Getting better at the school thing.
The Writing Theatre classroom is still my bĂȘte noire. It makes me super sleepy every damned time. I am really worried that my teachers think I find them incredibly boring, or that I just don’t have my shit together, or whatever. I do a lot of yawning in that damned room. Too much for them to think it’s sarcasm, I suppose. But still, I worry.
More importantly, it means I spend the whole time stressed and miserable. I can’t concentrate, let alone appreciate the content of the course. I want to be alert and focused, not fighting sleep the whole time and getting super stressed out.
I assume it has to do with the fact that it’s a room with poor ventilation and a lot of people breathing in it. There was a classroom at UPEI that had the same effect on me. Every class I had there, I spent the whole time fighting to stay awake. It had no windows (being in the basement) and yet it had seating for thirty students, plus the prof.
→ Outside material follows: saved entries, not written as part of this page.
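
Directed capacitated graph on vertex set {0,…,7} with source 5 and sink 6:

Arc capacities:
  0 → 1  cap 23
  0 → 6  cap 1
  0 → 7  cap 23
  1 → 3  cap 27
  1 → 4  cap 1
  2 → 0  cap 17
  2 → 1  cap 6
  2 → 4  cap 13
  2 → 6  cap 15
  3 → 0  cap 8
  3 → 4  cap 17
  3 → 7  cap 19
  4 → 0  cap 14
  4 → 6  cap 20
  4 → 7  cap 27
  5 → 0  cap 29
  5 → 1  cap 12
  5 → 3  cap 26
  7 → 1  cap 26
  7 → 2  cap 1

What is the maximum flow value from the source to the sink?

augment #1: 5→0→6 bottleneck 1, total now 1
augment #2: 5→1→4→6 bottleneck 1, total now 2
augment #3: 5→3→4→6 bottleneck 17, total now 19
augment #4: 5→0→7→2→6 bottleneck 1, total now 20

Maximum flow value: 20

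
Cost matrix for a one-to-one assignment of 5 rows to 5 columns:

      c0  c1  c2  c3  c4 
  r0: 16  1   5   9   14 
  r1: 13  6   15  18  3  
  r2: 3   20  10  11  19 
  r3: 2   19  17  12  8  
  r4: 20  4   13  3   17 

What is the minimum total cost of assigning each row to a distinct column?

optimal assignment: row0→col1 (cost 1), row1→col4 (cost 3), row2→col2 (cost 10), row3→col0 (cost 2), row4→col3 (cost 3)
total = 1 + 3 + 10 + 2 + 3 = 19

Minimum assignment cost: 19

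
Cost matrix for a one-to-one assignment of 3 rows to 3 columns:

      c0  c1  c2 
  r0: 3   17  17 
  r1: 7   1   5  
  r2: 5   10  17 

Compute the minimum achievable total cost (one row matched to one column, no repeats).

Minimum assignment cost: 18

optimal assignment: row0→col0 (cost 3), row1→col2 (cost 5), row2→col1 (cost 10)
total = 3 + 5 + 10 = 18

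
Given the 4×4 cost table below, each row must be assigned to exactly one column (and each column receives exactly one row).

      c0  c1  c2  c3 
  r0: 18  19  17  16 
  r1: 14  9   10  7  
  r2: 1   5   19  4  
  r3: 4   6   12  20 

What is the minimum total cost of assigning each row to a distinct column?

Minimum assignment cost: 31

optimal assignment: row0→col2 (cost 17), row1→col3 (cost 7), row2→col0 (cost 1), row3→col1 (cost 6)
total = 17 + 7 + 1 + 6 = 31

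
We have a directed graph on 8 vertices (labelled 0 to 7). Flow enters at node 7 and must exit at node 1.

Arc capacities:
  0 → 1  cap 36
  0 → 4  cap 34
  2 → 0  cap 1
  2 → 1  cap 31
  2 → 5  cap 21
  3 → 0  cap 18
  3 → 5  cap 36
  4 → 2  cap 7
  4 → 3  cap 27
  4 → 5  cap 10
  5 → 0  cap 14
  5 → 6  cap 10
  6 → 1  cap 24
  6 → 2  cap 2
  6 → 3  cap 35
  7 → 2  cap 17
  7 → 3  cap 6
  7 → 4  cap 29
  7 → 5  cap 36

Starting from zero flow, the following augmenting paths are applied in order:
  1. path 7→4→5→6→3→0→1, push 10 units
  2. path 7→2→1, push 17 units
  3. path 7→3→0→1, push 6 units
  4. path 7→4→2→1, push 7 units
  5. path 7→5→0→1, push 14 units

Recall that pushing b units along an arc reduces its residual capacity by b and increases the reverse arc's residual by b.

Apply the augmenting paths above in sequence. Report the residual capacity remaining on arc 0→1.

Residual capacity of (0,1): 6

after path 1 (7→4→5→6→3→0→1, push 10): res(0,1)=26
after path 2 (7→2→1, push 17): res(0,1)=26
after path 3 (7→3→0→1, push 6): res(0,1)=20
after path 4 (7→4→2→1, push 7): res(0,1)=20
after path 5 (7→5→0→1, push 14): res(0,1)=6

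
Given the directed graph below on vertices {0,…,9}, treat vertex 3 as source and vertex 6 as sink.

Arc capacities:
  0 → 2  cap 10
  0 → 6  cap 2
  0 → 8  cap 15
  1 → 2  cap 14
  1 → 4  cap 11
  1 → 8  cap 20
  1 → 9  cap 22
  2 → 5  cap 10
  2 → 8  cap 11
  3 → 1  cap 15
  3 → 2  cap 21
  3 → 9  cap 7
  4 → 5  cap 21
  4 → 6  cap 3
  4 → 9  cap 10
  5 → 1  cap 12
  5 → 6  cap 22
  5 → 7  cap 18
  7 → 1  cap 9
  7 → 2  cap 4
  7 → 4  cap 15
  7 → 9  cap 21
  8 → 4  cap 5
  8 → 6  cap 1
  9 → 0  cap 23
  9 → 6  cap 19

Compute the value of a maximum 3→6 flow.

augment #1: 3→9→6 bottleneck 7, total now 7
augment #2: 3→1→4→6 bottleneck 3, total now 10
augment #3: 3→1→8→6 bottleneck 1, total now 11
augment #4: 3→1→9→6 bottleneck 11, total now 22
augment #5: 3→2→5→6 bottleneck 10, total now 32
augment #6: 3→2→8→1→9→6 bottleneck 1, total now 33
augment #7: 3→2→8→4→5→6 bottleneck 5, total now 38

Maximum flow value: 38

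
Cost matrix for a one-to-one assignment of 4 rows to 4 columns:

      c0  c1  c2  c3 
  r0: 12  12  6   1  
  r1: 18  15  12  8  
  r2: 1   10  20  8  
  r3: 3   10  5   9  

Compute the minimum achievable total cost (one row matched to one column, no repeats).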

I hate rooms like that. I take ventilation very, very seriously.
And I don’t know what I can do about it, to be honest. I crack the window near me every chance I can get, and that helps (which supports my ventilation theory). I would open it up further, but it’s a window that will not stay open on its own and all I have to prop it open is a whiteboard eraser.
I will have to rack my brains in order to think of something bigger I can bring and/or find to open it more. I need air, dammit. My sleep apnea gives me oxygen issues even under the best of conditions. Sitting in a dark closed box (did I mention that the place has thick black curtains to keep the light out?) is not compatible with my health, let alone my staying awake.
I wonder if any of my fellow students have the same problem. It doesn’t seem like they would, because they are all young and thin and healthy. But that doesn’t mean it isn’t bugging people. Perhaps I will complain to the higher ups and see what happens.
At the very least, I might get official permission to open the windows wide when I come in, and someone may know how to get them to stay that way.
This morning’s class was Script Structure, taught by Brian (guess where?). It wasn’t bad. If I had been alert during it, I probably would have enjoyed it more. The homework for next week is to read the script for The Crying Game and do the Seven Pillars thing with it.
I’ve never seen the movie, so I am looking forward to reading it.
I only know the song :
I was pondering my own particular flavour of gender dysphoria today. It was seeing a nanny comforting a crying child that set me off. I really envy that nanny. I want to be in her position…. caring, nurturing, comforting… without any worries that someone will think they are a pervert or be scared by them or otherwise judge them as doing wrong by their gender.
Like I have said before, I have never felt like I was in the wrong gendered body. But there have been times I wished I was a woman not because that would be the “right fit” but because I feel like they can express what I want to express and play the role I want to play.
Women don’t realize how lucky they are to have being supported by a man as an option. I would love to be a housewife, with some little ones to take care of. I would be an amazing mother. Granted, seeing as I am a gay man in his forties, the little ones would probably be cats, not babies, but still. I have a strong desire to care for and be there for little critters of one sort or another.
I have so much love to give.
My therapist pointed out that I don’t need to be a woman to do all those things. And he’s probably right. Perhaps if I was more active in the gay community (hard to imagine being less active), I would meet other maternal men who could act as role models for me and show me how to be all that I want to be without having to go to the extreme.
That seems like the ideal outcome. I am happy being male in body and biology. I love my penis. So I would hate to have to leave my maleness behind in order to express my femaleness. Either way, I would be denying half of myself.
Right now, all I have in the way of gender identity is “somewhere in between”. Part of me says “Why do you need a gender identity at all? Just be you!”, which is noble and quite in keeping with Western individualism, but it’s not that easy. People need to know who they are.
Some of us don’t even know what we are.
The afternoon class was Character. We had a brief terminology quiz at the beginning of class. As usual, I had totally forgotten this was going to happen, but everyone was studying for it in the lounge during lunch and quizzing each other on it out loud, so I ended up studying by osmosis.
We’re learning the Hero’s Journey now, and I have to say that it doesn’t seem nearly as impressive now as it did when I was watching Bill Moyers interview Joeseph Campbell about it on PBS back in the 80’s. Perhaps that’s because back then, it was being presented at a fascinating set of insights into the universal human story and not as something I am supposed to be applying to real world writing.
A lot of it seems like hooey to me now, or at least, not as big a deal as it once seemed.
But I will learn it, partly because it’s interesting, but mostly because apparently, according to my profs, the Seven Pillars and the Twelve Steps of the Hero’s Journey (the first one is admitting you have a problem) are used as the common lingo of writing for entertainment, so I had better know WTF people are talking about.
Anyhow, that’s my day, folks.
I will talk to you nice people again tomorrow.